Researchers of Novartis in London (UK) examined the effects of cannabinoid agonists on hyperalgesia in a model of neuropathic pain in the rat (Fox et al. 2001). The results show that cannabinoids are highly potent and efficacious antihyperalgesic agents. This activity is likely to be mediated via action in both the central nervous system and in the periphery. Cannabinoids that bind to the CB1 cannabinoid receptor act on a part in the brain (called nucleus reticularis gigantocellularis pars alpha, GiA), which plays an important role in the mitigation of neuropathic pain (Monhemius et al. 2001). Cannabinoids attenuated hyperalgesia evoked by intraplantar injection of capsaicin in rats through spinal and peripheral mechanisms (Johanek et al. 2001). The study shows that cannabinoids possess antihyperalgesic properties at doses that alone do not produce analgesia.
THC lowers intraocular pressure in the rabbit. This effect was substantially attenuated by local pre-treatment with indomethacin, suggesting that THC may influence intraocular pressure at least in part by a prostaglandin-mediated process (Green et al. 2001). Indomethacin is a non-steroidal anti-inflammatory drug and is already known to reduce psychological effects and tachycardia caused by THC. Cannabinoid receptors (CB1) have been found in the trabecular meshwork and ciliary processes of the human eye, and the endocannabinoid anandamide was detected in the trabecular meshwork (Stamer et al. 2001). Authors assume that the intraocular pressure-lowering effects of cannabinoids result from activation of CB1 receptors in the trabecular meshwork, increasing aqueous outflow.

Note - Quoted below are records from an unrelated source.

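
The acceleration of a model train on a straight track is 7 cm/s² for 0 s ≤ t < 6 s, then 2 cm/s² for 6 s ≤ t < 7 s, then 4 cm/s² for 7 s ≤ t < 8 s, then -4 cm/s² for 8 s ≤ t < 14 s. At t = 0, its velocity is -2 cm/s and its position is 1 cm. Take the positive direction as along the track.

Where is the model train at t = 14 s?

404 cm

On each constant-a segment, Δv = aΔt and Δx = v₀Δt + ½aΔt²; chain segment to segment.
0–6 s: v starts -2 cm/s; Δx = -2·6 + ½·7·6² = 114 cm; v ends 40 cm/s.
6–7 s: v starts 40 cm/s; Δx = 40·1 + ½·2·1² = 41 cm; v ends 42 cm/s.
7–8 s: v starts 42 cm/s; Δx = 42·1 + ½·4·1² = 44 cm; v ends 46 cm/s.
8–14 s: v starts 46 cm/s; Δx = 46·6 + ½·-4·6² = 204 cm; v ends 22 cm/s.
x(14) = 1 + Σ Δx = 404 cm.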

Further research added to these results on the antineoplastic effects of cannabinoids. One group found that cannabinoid receptors exist in the skin and that their activation inhibits the growth of skin cancer cells (Casanova et al. 2001). CB1 and CB2 type receptors were found in several layers of the skin. In cell experiments, a synthetic cannabinoid receptor agonist induced programmed cell death in skin cancer cells of mice. Another group found that
palmitylethanolamide (PEA) enhanced the anti-cancer effect of the endocannabinoid anandamide in human breast cancer cells, in part by inhibiting the expression of fatty acid amide hydrolase (FAAH) (Di Marzo et al. 2001). The FAAH is responsible for the degradation of anandamide. PEA also enhanced the anti-cancer effect of the cannabinoid receptor agonist HU-210.

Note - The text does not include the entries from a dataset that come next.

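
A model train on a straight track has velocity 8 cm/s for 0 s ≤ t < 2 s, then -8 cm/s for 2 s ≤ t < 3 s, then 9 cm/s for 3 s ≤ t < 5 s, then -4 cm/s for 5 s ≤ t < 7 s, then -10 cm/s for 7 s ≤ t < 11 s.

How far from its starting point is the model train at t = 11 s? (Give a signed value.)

Displacement is the signed area under the v-t curve.
0–2 s: 8 × 2 = 16 cm
2–3 s: -8 × 1 = -8 cm
3–5 s: 9 × 2 = 18 cm
5–7 s: -4 × 2 = -8 cm
7–11 s: -10 × 4 = -40 cm
Net displacement = -22 cm

-22 cm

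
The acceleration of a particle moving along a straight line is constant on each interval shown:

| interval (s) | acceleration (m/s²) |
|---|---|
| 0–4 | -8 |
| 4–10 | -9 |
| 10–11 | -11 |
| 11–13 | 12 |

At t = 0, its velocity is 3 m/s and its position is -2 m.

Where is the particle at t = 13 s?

On each constant-a segment, Δv = aΔt and Δx = v₀Δt + ½aΔt²; chain segment to segment.
0–4 s: v starts 3 m/s; Δx = 3·4 + ½·-8·4² = -52 m; v ends -29 m/s.
4–10 s: v starts -29 m/s; Δx = -29·6 + ½·-9·6² = -336 m; v ends -83 m/s.
10–11 s: v starts -83 m/s; Δx = -83·1 + ½·-11·1² = -88.5 m; v ends -94 m/s.
11–13 s: v starts -94 m/s; Δx = -94·2 + ½·12·2² = -164 m; v ends -70 m/s.
x(13) = -2 + Σ Δx = -642.5 m.

-642.5 m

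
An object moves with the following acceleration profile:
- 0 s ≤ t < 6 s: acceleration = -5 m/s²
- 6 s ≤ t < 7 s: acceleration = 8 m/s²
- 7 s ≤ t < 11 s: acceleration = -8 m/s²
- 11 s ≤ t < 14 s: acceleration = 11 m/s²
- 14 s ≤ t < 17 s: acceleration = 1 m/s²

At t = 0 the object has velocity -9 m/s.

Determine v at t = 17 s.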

An international research team demonstrated that endocannabinoid levels are increased in spasticity (Baker et al. 2001). In a multiple sclerosis model, CREAE in mice, spasticity was tonically controlled by the endocannabinoid system. While the endocannabinoid levels were normal in healthy mice and in non-spastic CREAE mice, there was a marked increase of endocannabinoids in spastic CREAE mice. Thus, spastic disorders might be treated by modulating the endocannabinoid system. Other researchers found changes in cannabinoid receptor binding in certain brain regions (striatum, cortex) of rats with experimental allergic encephalomyelitis (EAE) (Berrendero et al. 2001). The EAE is another animal model of multiple sclerosis. These changes might be related to the alleviation of some motor signs observed after the treatment with cannabinoids in multiple sclerosis.

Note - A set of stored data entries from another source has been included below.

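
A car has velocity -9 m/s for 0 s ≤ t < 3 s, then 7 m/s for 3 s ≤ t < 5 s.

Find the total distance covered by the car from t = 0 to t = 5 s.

41 m

Total distance travelled is ∫|v| dt — sum the magnitudes of each area piece.
0–3 s: |-9| × 3 = 27 m
3–5 s: |7| × 2 = 14 m
Total distance = 41 m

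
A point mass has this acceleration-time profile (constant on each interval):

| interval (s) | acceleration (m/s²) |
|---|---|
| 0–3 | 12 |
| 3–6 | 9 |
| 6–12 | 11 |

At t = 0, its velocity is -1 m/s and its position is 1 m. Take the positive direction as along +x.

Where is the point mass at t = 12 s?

On each constant-a segment, Δv = aΔt and Δx = v₀Δt + ½aΔt²; chain segment to segment.
0–3 s: v starts -1 m/s; Δx = -1·3 + ½·12·3² = 51 m; v ends 35 m/s.
3–6 s: v starts 35 m/s; Δx = 35·3 + ½·9·3² = 145.5 m; v ends 62 m/s.
6–12 s: v starts 62 m/s; Δx = 62·6 + ½·11·6² = 570 m; v ends 128 m/s.
x(12) = 1 + Σ Δx = 767.5 m.

767.5 m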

In conclusion, basic research on the functioning of the endogenous cannabinoid system as well as research with animal models for several conditions (multiple sclerosis, neuropathic pain, nausea, cancer and others) provide insight into the effects of exogenous cannabinoids and whole cannabis plant preparations and help to explain therapeutic effects observed in humans.